Chimaira-The Impossibility of Reason
Fast and crushing. These are two great words that describe great music, as well as Chimaira’s music. Pronounced Kim-EAR-a, this Cleveland, Ohio quintet formed and began playing in 1999 with the EP This Present Darkness
. In 2001, they released Pass Out of Existence
, which was a solid album, but not without a nu-metal influence or some bad songs.
The Impossibility of Reason
represented a new beginning for Chimaira. The band switched from detuned, industrial thrash to straight-up, metalcore-influenced thrash. The punishing sextet is made up of:
Rob Arnold- Lead Guitar
Matt DeVries- Rhythm Guitar
Jim LaMarca- Bass Guitar
Andols Herrick- Drums
Chris Spicuzza- Electronics
So, after this short biography, on to the review:
1. Cleansation: This song begins with some menacing feedback, and then the drums kick in. Now, one thing about Chimaira that must be remembered is that they love playing chromatic riffs, and this opening riff is a prime example of a classic Chimaira chromatic riff. Mark Hunter really conveys hate for his ex-lover in this song, with lyrics like “What did you expect from me? I was never who you wanted me to be. Well, I never lived up to your standards; this is not your path to take.” This song’s only sore spot is when Hunter raps/speaks: “Yes, I taste it. Yes, I breathe it. Yes, I hate it. Yes, I feel strain.” This is a very good song, but unfortunately does not completely kick out the nu-metal influence which was evident on their first album. 4.5/5
2. The Impossibility of Reason: This song is a masterpiece from beginning to end. A simplistic but impressive riff opens it, with some really, really killer drum fills accompanying it. Herrick is a master on his kit. The chorus in this song, in my opinion, is one of the best choruses in recent metal history, with lyrics like: “I fall face down at the sight of myself, no one to pick me up, look what our lives have become.” After this, the song slows down considerably and a tasteful and melancholy solo is played. This is easily one of my most favourite songs on this album. 5/5
3. The Pictures in The Gold Room: Now this is my favourite song on this album, as well as my favourite Chimaira song of all time. Once you listen to it, it is easy to see why I enjoy it so much. The lyrics are sort of cheesy, like: “A fire that cannot be put out, can only enjoy the insanity,” but they fit the ‘going crazy’ feel of the song nicely. The highlight of the song is the bridge, though, with its slowness and odd clean chords played here and there. This song is embellished with electronics, which only add to its prowess. Download this. Now. 5/5
4. Power Trip: A very simplistic and Pantera-esque song. This song fades in with a man saying “HE WANTS MY POWER!” in the distance. Soon afterwards, DeVries and Arnold play a fast, single-note riff and Hunter joins the mix with a savage roar. This song is relatively short and fast, with an exceedingly heavy bridge with lots of double bass going on. Overall, this song is a 4.5/5
because after many listens, you get very bored of it.
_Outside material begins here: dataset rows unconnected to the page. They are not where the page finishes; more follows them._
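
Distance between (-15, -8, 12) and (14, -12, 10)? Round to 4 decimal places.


d = sqrt((14--15)^2 + (-12--8)^2 + (10-12)^2) = 29.3428

29.3428


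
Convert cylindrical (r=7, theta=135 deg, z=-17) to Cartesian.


x = 7 * cos(135) = -4.9497
y = 7 * sin(135) = 4.9497
z = -17

(-4.9497, 4.9497, -17)


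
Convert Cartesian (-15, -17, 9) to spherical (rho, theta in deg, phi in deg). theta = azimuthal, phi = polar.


rho = sqrt((-15)^2 + (-17)^2 + 9^2) = 24.3926
theta = atan2(-17, -15) = 228.5763 deg
phi = acos(9/24.3926) = 68.3483 deg

rho = 24.3926, theta = 228.5763 deg, phi = 68.3483 deg


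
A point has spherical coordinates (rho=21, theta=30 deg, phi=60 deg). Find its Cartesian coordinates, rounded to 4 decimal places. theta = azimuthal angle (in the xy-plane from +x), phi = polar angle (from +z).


x = 21 * sin(60) * cos(30) = 15.75
y = 21 * sin(60) * sin(30) = 9.0933
z = 21 * cos(60) = 10.5

(15.75, 9.0933, 10.5)


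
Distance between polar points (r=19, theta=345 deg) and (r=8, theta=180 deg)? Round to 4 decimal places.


d = sqrt(r1^2 + r2^2 - 2*r1*r2*cos(t2-t1))
d = sqrt(19^2 + 8^2 - 2*19*8*cos(180-345)) = 26.8075

26.8075


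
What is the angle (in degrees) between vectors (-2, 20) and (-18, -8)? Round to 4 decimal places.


dot = -2*-18 + 20*-8 = -124
|u| = 20.0998, |v| = 19.6977
cos(angle) = -0.3132
angle = 108.2519 degrees

108.2519 degrees


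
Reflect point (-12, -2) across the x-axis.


Reflection across x-axis: (x, y) -> (x, -y)
(-12, -2) -> (-12, 2)

(-12, 2)


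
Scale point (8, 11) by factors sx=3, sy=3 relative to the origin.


Scaling: (x*sx, y*sy) = (8*3, 11*3) = (24, 33)

(24, 33)


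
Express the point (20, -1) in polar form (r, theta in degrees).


r = sqrt(20^2 + (-1)^2) = 20.025
theta = atan2(-1, 20) = 357.1376 degrees

r = 20.025, theta = 357.1376 degrees


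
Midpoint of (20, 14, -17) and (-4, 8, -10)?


Midpoint = ((20+-4)/2, (14+8)/2, (-17+-10)/2) = (8, 11, -13.5)

(8, 11, -13.5)


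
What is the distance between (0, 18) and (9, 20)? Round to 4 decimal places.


d = sqrt((9-0)^2 + (20-18)^2) = 9.2195

9.2195


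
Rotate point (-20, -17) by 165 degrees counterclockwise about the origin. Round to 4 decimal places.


x' = -20*cos(165) - -17*sin(165) = 23.7184
y' = -20*sin(165) + -17*cos(165) = 11.2444

(23.7184, 11.2444)


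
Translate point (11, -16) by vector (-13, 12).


Translation: (x+dx, y+dy) = (11+-13, -16+12) = (-2, -4)

(-2, -4)


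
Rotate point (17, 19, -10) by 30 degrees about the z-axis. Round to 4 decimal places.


x' = 17*cos(30) - 19*sin(30) = 5.2224
y' = 17*sin(30) + 19*cos(30) = 24.9545
z' = -10

(5.2224, 24.9545, -10)


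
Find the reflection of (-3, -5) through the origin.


Reflection through origin: (x, y) -> (-x, -y)
(-3, -5) -> (3, 5)

(3, 5)


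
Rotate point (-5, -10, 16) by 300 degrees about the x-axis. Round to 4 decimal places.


x' = -5
y' = -10*cos(300) - 16*sin(300) = 8.8564
z' = -10*sin(300) + 16*cos(300) = 16.6603

(-5, 8.8564, 16.6603)


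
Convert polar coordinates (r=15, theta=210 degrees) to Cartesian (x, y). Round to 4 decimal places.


x = 15 * cos(210) = -12.9904
y = 15 * sin(210) = -7.5

(-12.9904, -7.5)


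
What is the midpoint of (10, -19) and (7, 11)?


Midpoint = ((10+7)/2, (-19+11)/2) = (8.5, -4)

(8.5, -4)


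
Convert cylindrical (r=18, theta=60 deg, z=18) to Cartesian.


x = 18 * cos(60) = 9
y = 18 * sin(60) = 15.5885
z = 18

(9, 15.5885, 18)


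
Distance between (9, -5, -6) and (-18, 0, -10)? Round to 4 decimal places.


d = sqrt((-18-9)^2 + (0--5)^2 + (-10--6)^2) = 27.7489

27.7489


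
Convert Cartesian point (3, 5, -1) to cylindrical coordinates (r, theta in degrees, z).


r = sqrt(3^2 + 5^2) = 5.831
theta = atan2(5, 3) = 59.0362 deg
z = -1

r = 5.831, theta = 59.0362 deg, z = -1


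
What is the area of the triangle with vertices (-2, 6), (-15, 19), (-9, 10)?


Area = |x1(y2-y3) + x2(y3-y1) + x3(y1-y2)| / 2
= |-2*(19-10) + -15*(10-6) + -9*(6-19)| / 2
= 19.5

19.5


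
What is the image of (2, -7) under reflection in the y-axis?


Reflection across y-axis: (x, y) -> (-x, y)
(2, -7) -> (-2, -7)

(-2, -7)


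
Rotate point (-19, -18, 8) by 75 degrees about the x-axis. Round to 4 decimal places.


x' = -19
y' = -18*cos(75) - 8*sin(75) = -12.3861
z' = -18*sin(75) + 8*cos(75) = -15.3161

(-19, -12.3861, -15.3161)


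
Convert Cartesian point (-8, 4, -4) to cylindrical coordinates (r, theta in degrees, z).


r = sqrt((-8)^2 + 4^2) = 8.9443
theta = atan2(4, -8) = 153.4349 deg
z = -4

r = 8.9443, theta = 153.4349 deg, z = -4


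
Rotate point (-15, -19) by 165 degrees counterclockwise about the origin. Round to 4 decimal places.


x' = -15*cos(165) - -19*sin(165) = 19.4064
y' = -15*sin(165) + -19*cos(165) = 14.4703

(19.4064, 14.4703)


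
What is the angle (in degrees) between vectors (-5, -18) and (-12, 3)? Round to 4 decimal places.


dot = -5*-12 + -18*3 = 6
|u| = 18.6815, |v| = 12.3693
cos(angle) = 0.026
angle = 88.5121 degrees

88.5121 degrees


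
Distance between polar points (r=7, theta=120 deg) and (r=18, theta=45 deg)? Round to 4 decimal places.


d = sqrt(r1^2 + r2^2 - 2*r1*r2*cos(t2-t1))
d = sqrt(7^2 + 18^2 - 2*7*18*cos(45-120)) = 17.5436

17.5436


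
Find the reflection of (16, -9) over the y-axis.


Reflection across y-axis: (x, y) -> (-x, y)
(16, -9) -> (-16, -9)

(-16, -9)


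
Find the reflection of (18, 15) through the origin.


Reflection through origin: (x, y) -> (-x, -y)
(18, 15) -> (-18, -15)

(-18, -15)


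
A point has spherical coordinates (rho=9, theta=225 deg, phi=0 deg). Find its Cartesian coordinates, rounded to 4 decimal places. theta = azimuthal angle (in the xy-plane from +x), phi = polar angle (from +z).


x = 9 * sin(0) * cos(225) = 0
y = 9 * sin(0) * sin(225) = 0
z = 9 * cos(0) = 9

(0, 0, 9)


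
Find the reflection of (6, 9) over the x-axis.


Reflection across x-axis: (x, y) -> (x, -y)
(6, 9) -> (6, -9)

(6, -9)


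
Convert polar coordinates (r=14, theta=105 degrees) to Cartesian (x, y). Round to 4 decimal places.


x = 14 * cos(105) = -3.6235
y = 14 * sin(105) = 13.523

(-3.6235, 13.523)


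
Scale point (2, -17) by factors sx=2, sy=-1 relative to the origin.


Scaling: (x*sx, y*sy) = (2*2, -17*-1) = (4, 17)

(4, 17)


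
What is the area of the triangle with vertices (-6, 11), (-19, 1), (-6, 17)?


Area = |x1(y2-y3) + x2(y3-y1) + x3(y1-y2)| / 2
= |-6*(1-17) + -19*(17-11) + -6*(11-1)| / 2
= 39

39


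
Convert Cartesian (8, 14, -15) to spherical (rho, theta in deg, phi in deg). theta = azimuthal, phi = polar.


rho = sqrt(8^2 + 14^2 + (-15)^2) = 22.0227
theta = atan2(14, 8) = 60.2551 deg
phi = acos(-15/22.0227) = 132.9308 deg

rho = 22.0227, theta = 60.2551 deg, phi = 132.9308 deg


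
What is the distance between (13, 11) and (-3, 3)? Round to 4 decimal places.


d = sqrt((-3-13)^2 + (3-11)^2) = 17.8885

17.8885


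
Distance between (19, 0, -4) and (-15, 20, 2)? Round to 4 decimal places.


d = sqrt((-15-19)^2 + (20-0)^2 + (2--4)^2) = 39.8999

39.8999


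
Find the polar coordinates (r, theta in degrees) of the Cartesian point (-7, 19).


r = sqrt((-7)^2 + 19^2) = 20.2485
theta = atan2(19, -7) = 110.2249 degrees

r = 20.2485, theta = 110.2249 degrees


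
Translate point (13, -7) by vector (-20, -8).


Translation: (x+dx, y+dy) = (13+-20, -7+-8) = (-7, -15)

(-7, -15)


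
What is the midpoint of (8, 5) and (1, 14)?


Midpoint = ((8+1)/2, (5+14)/2) = (4.5, 9.5)

(4.5, 9.5)


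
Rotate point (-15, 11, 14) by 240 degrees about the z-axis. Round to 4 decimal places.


x' = -15*cos(240) - 11*sin(240) = 17.0263
y' = -15*sin(240) + 11*cos(240) = 7.4904
z' = 14

(17.0263, 7.4904, 14)


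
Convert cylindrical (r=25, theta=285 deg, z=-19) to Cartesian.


x = 25 * cos(285) = 6.4705
y = 25 * sin(285) = -24.1481
z = -19

(6.4705, -24.1481, -19)


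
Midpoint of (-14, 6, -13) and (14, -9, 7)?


Midpoint = ((-14+14)/2, (6+-9)/2, (-13+7)/2) = (0, -1.5, -3)

(0, -1.5, -3)


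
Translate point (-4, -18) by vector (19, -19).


Translation: (x+dx, y+dy) = (-4+19, -18+-19) = (15, -37)

(15, -37)


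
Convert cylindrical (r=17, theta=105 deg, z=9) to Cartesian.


x = 17 * cos(105) = -4.3999
y = 17 * sin(105) = 16.4207
z = 9

(-4.3999, 16.4207, 9)


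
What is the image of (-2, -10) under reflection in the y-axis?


Reflection across y-axis: (x, y) -> (-x, y)
(-2, -10) -> (2, -10)

(2, -10)


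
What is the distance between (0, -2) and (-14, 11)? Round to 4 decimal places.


d = sqrt((-14-0)^2 + (11--2)^2) = 19.105

19.105


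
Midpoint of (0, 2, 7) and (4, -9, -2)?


Midpoint = ((0+4)/2, (2+-9)/2, (7+-2)/2) = (2, -3.5, 2.5)

(2, -3.5, 2.5)


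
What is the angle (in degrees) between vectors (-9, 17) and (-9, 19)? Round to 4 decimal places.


dot = -9*-9 + 17*19 = 404
|u| = 19.2354, |v| = 21.0238
cos(angle) = 0.999
angle = 2.5511 degrees

2.5511 degrees


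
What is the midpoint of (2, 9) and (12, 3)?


Midpoint = ((2+12)/2, (9+3)/2) = (7, 6)

(7, 6)


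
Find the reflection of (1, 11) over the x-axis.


Reflection across x-axis: (x, y) -> (x, -y)
(1, 11) -> (1, -11)

(1, -11)


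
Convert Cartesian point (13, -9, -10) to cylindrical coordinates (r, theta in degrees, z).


r = sqrt(13^2 + (-9)^2) = 15.8114
theta = atan2(-9, 13) = 325.3048 deg
z = -10

r = 15.8114, theta = 325.3048 deg, z = -10


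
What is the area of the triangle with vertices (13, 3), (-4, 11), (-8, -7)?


Area = |x1(y2-y3) + x2(y3-y1) + x3(y1-y2)| / 2
= |13*(11--7) + -4*(-7-3) + -8*(3-11)| / 2
= 169

169


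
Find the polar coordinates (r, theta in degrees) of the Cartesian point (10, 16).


r = sqrt(10^2 + 16^2) = 18.868
theta = atan2(16, 10) = 57.9946 degrees

r = 18.868, theta = 57.9946 degrees


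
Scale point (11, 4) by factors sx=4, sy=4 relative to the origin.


Scaling: (x*sx, y*sy) = (11*4, 4*4) = (44, 16)

(44, 16)


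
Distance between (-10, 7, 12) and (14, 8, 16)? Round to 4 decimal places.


d = sqrt((14--10)^2 + (8-7)^2 + (16-12)^2) = 24.3516

24.3516


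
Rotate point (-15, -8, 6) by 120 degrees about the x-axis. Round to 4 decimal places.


x' = -15
y' = -8*cos(120) - 6*sin(120) = -1.1962
z' = -8*sin(120) + 6*cos(120) = -9.9282

(-15, -1.1962, -9.9282)


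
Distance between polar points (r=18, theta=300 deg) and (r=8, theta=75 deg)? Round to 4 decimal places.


d = sqrt(r1^2 + r2^2 - 2*r1*r2*cos(t2-t1))
d = sqrt(18^2 + 8^2 - 2*18*8*cos(75-300)) = 24.3238

24.3238


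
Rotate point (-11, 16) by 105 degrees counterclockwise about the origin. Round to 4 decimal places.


x' = -11*cos(105) - 16*sin(105) = -12.6078
y' = -11*sin(105) + 16*cos(105) = -14.7663

(-12.6078, -14.7663)


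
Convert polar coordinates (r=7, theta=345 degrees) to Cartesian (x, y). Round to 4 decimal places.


x = 7 * cos(345) = 6.7615
y = 7 * sin(345) = -1.8117

(6.7615, -1.8117)


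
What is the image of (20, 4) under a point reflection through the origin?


Reflection through origin: (x, y) -> (-x, -y)
(20, 4) -> (-20, -4)

(-20, -4)


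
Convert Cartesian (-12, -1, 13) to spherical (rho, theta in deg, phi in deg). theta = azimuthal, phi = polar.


rho = sqrt((-12)^2 + (-1)^2 + 13^2) = 17.72
theta = atan2(-1, -12) = 184.7636 deg
phi = acos(13/17.72) = 42.8082 deg

rho = 17.72, theta = 184.7636 deg, phi = 42.8082 deg


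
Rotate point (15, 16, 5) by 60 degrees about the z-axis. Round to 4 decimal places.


x' = 15*cos(60) - 16*sin(60) = -6.3564
y' = 15*sin(60) + 16*cos(60) = 20.9904
z' = 5

(-6.3564, 20.9904, 5)


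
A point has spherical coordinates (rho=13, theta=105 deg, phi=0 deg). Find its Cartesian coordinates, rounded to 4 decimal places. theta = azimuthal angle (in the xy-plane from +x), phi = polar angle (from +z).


x = 13 * sin(0) * cos(105) = 0
y = 13 * sin(0) * sin(105) = 0
z = 13 * cos(0) = 13

(0, 0, 13)


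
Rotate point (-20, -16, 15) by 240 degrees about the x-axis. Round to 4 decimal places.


x' = -20
y' = -16*cos(240) - 15*sin(240) = 20.9904
z' = -16*sin(240) + 15*cos(240) = 6.3564

(-20, 20.9904, 6.3564)


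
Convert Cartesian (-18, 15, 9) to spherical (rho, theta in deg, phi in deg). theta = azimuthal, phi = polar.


rho = sqrt((-18)^2 + 15^2 + 9^2) = 25.0998
theta = atan2(15, -18) = 140.1944 deg
phi = acos(9/25.0998) = 68.9877 deg

rho = 25.0998, theta = 140.1944 deg, phi = 68.9877 deg


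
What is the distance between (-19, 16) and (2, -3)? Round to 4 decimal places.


d = sqrt((2--19)^2 + (-3-16)^2) = 28.3196

28.3196


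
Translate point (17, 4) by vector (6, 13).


Translation: (x+dx, y+dy) = (17+6, 4+13) = (23, 17)

(23, 17)


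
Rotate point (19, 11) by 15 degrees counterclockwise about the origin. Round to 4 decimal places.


x' = 19*cos(15) - 11*sin(15) = 15.5056
y' = 19*sin(15) + 11*cos(15) = 15.5427

(15.5056, 15.5427)


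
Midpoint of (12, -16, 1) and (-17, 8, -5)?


Midpoint = ((12+-17)/2, (-16+8)/2, (1+-5)/2) = (-2.5, -4, -2)

(-2.5, -4, -2)


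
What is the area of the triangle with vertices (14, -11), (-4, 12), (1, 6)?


Area = |x1(y2-y3) + x2(y3-y1) + x3(y1-y2)| / 2
= |14*(12-6) + -4*(6--11) + 1*(-11-12)| / 2
= 3.5

3.5


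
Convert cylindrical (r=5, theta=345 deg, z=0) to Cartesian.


x = 5 * cos(345) = 4.8296
y = 5 * sin(345) = -1.2941
z = 0

(4.8296, -1.2941, 0)


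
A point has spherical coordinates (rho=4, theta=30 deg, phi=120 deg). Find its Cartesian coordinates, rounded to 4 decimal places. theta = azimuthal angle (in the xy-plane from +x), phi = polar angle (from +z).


x = 4 * sin(120) * cos(30) = 3
y = 4 * sin(120) * sin(30) = 1.7321
z = 4 * cos(120) = -2

(3, 1.7321, -2)


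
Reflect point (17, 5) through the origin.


Reflection through origin: (x, y) -> (-x, -y)
(17, 5) -> (-17, -5)

(-17, -5)


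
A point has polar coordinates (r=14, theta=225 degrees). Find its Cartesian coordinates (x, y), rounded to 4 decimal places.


x = 14 * cos(225) = -9.8995
y = 14 * sin(225) = -9.8995

(-9.8995, -9.8995)


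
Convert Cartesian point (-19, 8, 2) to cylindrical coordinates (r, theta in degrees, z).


r = sqrt((-19)^2 + 8^2) = 20.6155
theta = atan2(8, -19) = 157.1663 deg
z = 2

r = 20.6155, theta = 157.1663 deg, z = 2


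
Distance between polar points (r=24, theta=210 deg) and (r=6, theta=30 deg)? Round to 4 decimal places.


d = sqrt(r1^2 + r2^2 - 2*r1*r2*cos(t2-t1))
d = sqrt(24^2 + 6^2 - 2*24*6*cos(30-210)) = 30

30


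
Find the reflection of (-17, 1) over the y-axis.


Reflection across y-axis: (x, y) -> (-x, y)
(-17, 1) -> (17, 1)

(17, 1)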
5. Down Again: The first and lead single off of this album, Down Again is a lighter, more rock track. It starts with a Metallica-esque guitar harmony, but picks up speed and aggression along the way. This track, however great it is, is out of place on this album. This was the song that got me into Chimaira, but at first I thought that they were an alternative rock band. Good song, but since it is out of place on this album, it only gets 4/5
6. Pure Hatred: This song is insanely heavy, aggressive, fast, and amazing. A beautiful drum fill opens it, and then some soft distorted guitar comes in with a “classic Chimaira riff.” (See “Cleansation” review.) The song builds up from there, and this song seems like a big “**** you” to the world as it is. This was also a single, but is far heavier and less mainstream than “Down Again.” Fantastic song. 5/5
7. The Dehumanizing Process: I think that this song is about dictatorships, with lyrics like: “Clear the way, the new king has arrived, a powerful giant while I’ve got you on your knees.” This song has a killer chorus, as well as the heaviest bridge to any song I have ever heard. The bridge uses what I call the “Deicide growl” (growling and screaming at the same time) and sounds very scary. Overall, I give this song a 4.5/5
just because it may be too heavy for some.
8. Crawl: Crawl is easily the worst track on this album. It has virtually none of Hunter’s signature scream, but instead replaces it with this odd operatic type of voice. This song is very slow and plodding with a decent riff, but the poor vocals in it ruin it for me. Thrash bands should not attempt to write slow songs. 2.5/5
9. Stigmurder: This song is very good, but it could be better with some half-decent and not so violent lyrics. It has some sweet riffs thrown in, but just doesn’t add up for me for some reason. This song is also very, very heavy. The lyrics in this song are of a very graphic nature, with lyrics that relate to murder. In my opinion, this drags the song down somewhat. Also, it is quite repetitive. Overall, this song gets a 3.5/5
10. Eyes of a Criminal: This track starts quietly for about five seconds, but then a crushing riff comes in and Hunter softly speaks over it. This is another angry and raw song. The chorus riff is a little droning, but otherwise, this song is very heavy and good. Approximately halfway through the song, a clean riff is played over which Hunter sings: “Staring through my eyes” numerous times. This is another great track. 4/5
11. Overlooked: Overlooked’s opening riff sounds like a Slipknot riff, unfortunately. This is the lowest-tuned track on the album, tuned down to the low B. It is also the second-worst track on the album, as during the bridge, Hunter uses the “Crawl” voice. This song is boring, but still holds up fairly well. For this reason, I am giving it a 3/5
12. Implements of Destruction: The epic instrumental of the album kicks off with some beautiful sounding orchestration. This goes on for about thirty seconds, and then it turns into a Metallica-style twelve-minute instrumental. This song is very good, but is very cheesy sounding. After ten minutes of instrumental glory, the guitarists lock into a “Let Go” (Pass Out of Existence)-ish groove and then Spicuzza comes in with a very abrasive electronics solo. This song is too long for my taste, which is why I am rating it 4.5/5
I think that this is Chimaira’s best album, as well as one of the best albums in the current metalcore scene. If you are not into Chimaira, this is the best place to start your collection, as neither Pass Out of Existence or their new self-titled album can hold a candle to this.
+The Pictures in the Gold Room
-The album lags a bit near the end
Content Rating: 14A for strong and violent language
Slayer-Reign in Blood
Megadeth-Rust in Peace
Pantera-Far Beyond Driven
Slipknot-Vol. 3: The Subliminal Verses
Album Rating: 5/5 because this was one of the greatest albums of 2003.